Hedge funds can now step in, either by using existing lending platforms to provide their own capital to lend out, or by taking stakes in the platforms themselves to profit from their growth as banks flounder.

Earlier this year Marshall Wace, one of London’s oldest hedge funds managing $18bn of assets, launched a £200m closed ended fund that invests in loans sourced by various peer-to-peer platforms. Marshall Wace had already taken a controlling stake in one of these platforms – Eaglewood – in April.

Other recent investments by UK hedge funds in what could be deemed as “alternative finance” include Arrowgrass, which manages $5bn, taking a stake in Zopa, the UK’s second largest peer to peer platform, as well as Toscafund making a £30m investment in Hoist, a Swedish company that recovers distressed consumer loans.

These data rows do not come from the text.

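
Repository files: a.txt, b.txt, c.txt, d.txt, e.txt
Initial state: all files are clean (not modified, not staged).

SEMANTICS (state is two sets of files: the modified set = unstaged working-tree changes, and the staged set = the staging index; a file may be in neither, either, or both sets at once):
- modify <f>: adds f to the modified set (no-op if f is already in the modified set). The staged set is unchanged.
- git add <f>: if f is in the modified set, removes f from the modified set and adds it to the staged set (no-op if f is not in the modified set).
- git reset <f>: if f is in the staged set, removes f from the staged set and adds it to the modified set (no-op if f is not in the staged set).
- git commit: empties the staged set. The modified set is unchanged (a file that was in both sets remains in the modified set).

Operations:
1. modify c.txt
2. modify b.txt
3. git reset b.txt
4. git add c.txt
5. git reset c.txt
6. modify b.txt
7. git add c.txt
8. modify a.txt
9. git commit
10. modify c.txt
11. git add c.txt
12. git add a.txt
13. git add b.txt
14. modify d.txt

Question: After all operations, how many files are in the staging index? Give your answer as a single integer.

After op 1 (modify c.txt): modified={c.txt} staged={none}
After op 2 (modify b.txt): modified={b.txt, c.txt} staged={none}
After op 3 (git reset b.txt): modified={b.txt, c.txt} staged={none}
After op 4 (git add c.txt): modified={b.txt} staged={c.txt}
After op 5 (git reset c.txt): modified={b.txt, c.txt} staged={none}
After op 6 (modify b.txt): modified={b.txt, c.txt} staged={none}
After op 7 (git add c.txt): modified={b.txt} staged={c.txt}
After op 8 (modify a.txt): modified={a.txt, b.txt} staged={c.txt}
After op 9 (git commit): modified={a.txt, b.txt} staged={none}
After op 10 (modify c.txt): modified={a.txt, b.txt, c.txt} staged={none}
After op 11 (git add c.txt): modified={a.txt, b.txt} staged={c.txt}
After op 12 (git add a.txt): modified={b.txt} staged={a.txt, c.txt}
After op 13 (git add b.txt): modified={none} staged={a.txt, b.txt, c.txt}
After op 14 (modify d.txt): modified={d.txt} staged={a.txt, b.txt, c.txt}
Final staged set: {a.txt, b.txt, c.txt} -> count=3

Answer: 3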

“New names like us are moving into disruptive lending for a simple reason; the big guys have left a big hole,” says Simon Champ, chief executive of Eaglewood Europe.

But for hedge funds that are well accustomed to investing billions of dollars the numbers involved in such lending are still small.

Those that have already invested believe that such are the potential of challengers to traditional finance that a small amount today would be worth many hundreds more in several years.